Réglementation contre Innovation
L’Europe régule énormément, pendant que les États-Unis innovent. On peut regretter l’absence de plateforme de réseaux sociaux européenne populaire, qui aurait réduit la menace des réseaux sociaux américains. La régulation contre la puissance technologique ? Aujourd’hui, on est dans un système de défense basé sur la réglementation. Évidemment, le DSA est vertueux dans ses principes de protection des usagers contre les armes numériques massives de propagande, d’ingérence politique et de désinformation, mais le sujet aujourd’hui est bien de ne pas l’instrumentaliser pour en faire un outil de censure.
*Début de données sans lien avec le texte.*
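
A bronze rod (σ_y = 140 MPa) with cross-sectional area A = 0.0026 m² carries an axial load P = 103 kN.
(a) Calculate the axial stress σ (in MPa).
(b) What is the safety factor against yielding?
(a) Axial stress σ = P/A. Convert P = 103 kN = 103000 N.
  σ = 103000 / 0.0026 = 3.962 × 10⁷ Pa = 39.62 MPa
(b) Safety factor SF = σ_y/σ = 140 / 39.62 = 3.534
Final answer: (a) σ = 39.62 MPa, (b) SF = 3.534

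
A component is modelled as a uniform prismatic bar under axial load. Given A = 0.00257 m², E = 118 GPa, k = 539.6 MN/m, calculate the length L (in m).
Model: a uniform prismatic bar under axial load, so k = (A·E) / L.
Solve for L: L = (A·E) / k.
Convert to SI units:
  E = 118 GPa = 1.18 × 10¹¹ Pa
  k = 539.6 MN/m = 5.396 × 10⁸ N/m
Substitute:
  L = (0.00257 × (1.18 × 10¹¹)) / (5.396 × 10⁸)
  L = 0.562 m
Final answer: L = 0.562 m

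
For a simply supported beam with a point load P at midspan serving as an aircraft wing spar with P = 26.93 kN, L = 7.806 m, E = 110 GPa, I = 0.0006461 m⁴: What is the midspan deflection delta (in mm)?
Model: a simply supported beam with a point load P at midspan, so delta = (P·L^3) / (48·E·I).
Convert to SI units:
  P = 26.93 kN = 26930 N
  E = 110 GPa = 1.1 × 10¹¹ Pa
Substitute:
  delta = (26930 × 7.806^3) / (48 × (1.1 × 10¹¹) × 0.0006461)
  delta = 0.003755 m
Convert: delta = 0.003755 m = 3.755 mm
Final answer: delta = 3.755 mm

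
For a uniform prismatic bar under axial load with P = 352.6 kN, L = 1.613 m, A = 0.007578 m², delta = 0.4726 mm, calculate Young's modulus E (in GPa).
Model: a uniform prismatic bar under axial load, so delta = (P·L) / (A·E).
Solve for E: E = (P·L) / (delta·A).
Convert to SI units:
  P = 352.6 kN = 352600 N
  delta = 0.4726 mm = 0.0004726 m
Substitute:
  E = (352600 × 1.613) / (0.0004726 × 0.007578)
  E = 1.588 × 10¹¹ Pa
Convert: E = 1.588 × 10¹¹ Pa = 158.8 GPa
Final answer: E = 158.8 GPa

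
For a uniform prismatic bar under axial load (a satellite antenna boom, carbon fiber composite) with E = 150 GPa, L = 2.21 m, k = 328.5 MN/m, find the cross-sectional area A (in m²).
Model: a uniform prismatic bar under axial load, so k = (A·E) / L.
Solve for A: A = (k·L) / E.
Convert to SI units:
  E = 150 GPa = 1.5 × 10¹¹ Pa
  k = 328.5 MN/m = 3.285 × 10⁸ N/m
Substitute:
  A = ((3.285 × 10⁸) × 2.21) / (1.5 × 10¹¹)
  A = 0.00484 m²
Final answer: A = 0.00484 m²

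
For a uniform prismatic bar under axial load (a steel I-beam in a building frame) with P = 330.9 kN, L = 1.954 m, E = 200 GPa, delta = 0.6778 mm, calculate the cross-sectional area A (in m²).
Model: a uniform prismatic bar under axial load, so delta = (P·L) / (A·E).
Solve for A: A = (P·L) / (delta·E).
Convert to SI units:
  P = 330.9 kN = 330900 N
  E = 200 GPa = 2 × 10¹¹ Pa
  delta = 0.6778 mm = 0.0006778 m
Substitute:
  A = (330900 × 1.954) / (0.0006778 × (2 × 10¹¹))
  A = 0.00477 m²
Final answer: A = 0.00477 m²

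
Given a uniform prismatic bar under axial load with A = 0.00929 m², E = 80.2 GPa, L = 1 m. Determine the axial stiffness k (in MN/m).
Model: a uniform prismatic bar under axial load, so k = (A·E) / L.
Convert to SI units:
  E = 80.2 GPa = 8.02 × 10¹⁰ Pa
Substitute:
  k = (0.00929 × (8.02 × 10¹⁰)) / 1
  k = 7.451 × 10⁸ N/m
Convert: k = 7.451 × 10⁸ N/m = 745.1 MN/m
Final answer: k = 745.1 MN/m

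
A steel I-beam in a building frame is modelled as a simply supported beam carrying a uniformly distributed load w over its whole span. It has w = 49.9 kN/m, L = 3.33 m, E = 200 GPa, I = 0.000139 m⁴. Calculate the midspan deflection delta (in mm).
Model: a simply supported beam carrying a uniformly distributed load w over its whole span, so delta = (5·w·L^4) / (384·E·I).
Convert to SI units:
  w = 49.9 kN/m = 49900 N/m
  E = 200 GPa = 2 × 10¹¹ Pa
Substitute:
  delta = (5 × 49900 × 3.33^4) / (384 × (2 × 10¹¹) × 0.000139)
  delta = 0.002874 m
Convert: delta = 0.002874 m = 2.874 mm
Final answer: delta = 2.874 mm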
Malheureusement, on a désormais un précédent récent avec l’histoire de Facebook sous le présidence Biden. Il paraît difficile d’en faire abstraction.
Un bannissement de X peu probable
Même si la décision de bannir le réseau social d’Elon Musk est très vite brandi aujourd’hui, le scénario est peu réaliste. L’Europe n’est pas une dictature. Le DSA prévoit bien des sanctions au titre du non respect de la réglementation, mais elles sont avant tout financières, soit des amendes pouvant aller jusqu’à 6 % du chiffre d’affaires de la plateforme condamnée. Juridiquement, le bannissement, même temporaire, serait un acte de grave susceptible de recours préalables au niveau des instances européennes, requérant une analyse approfondie pour une décision lourde de conséquences. Cela étant dit, le Brésil a banni temporairement le réseau social X en 2024, et Elon Musk a alors plié aux demandes du gouvernement pour rétablir le service.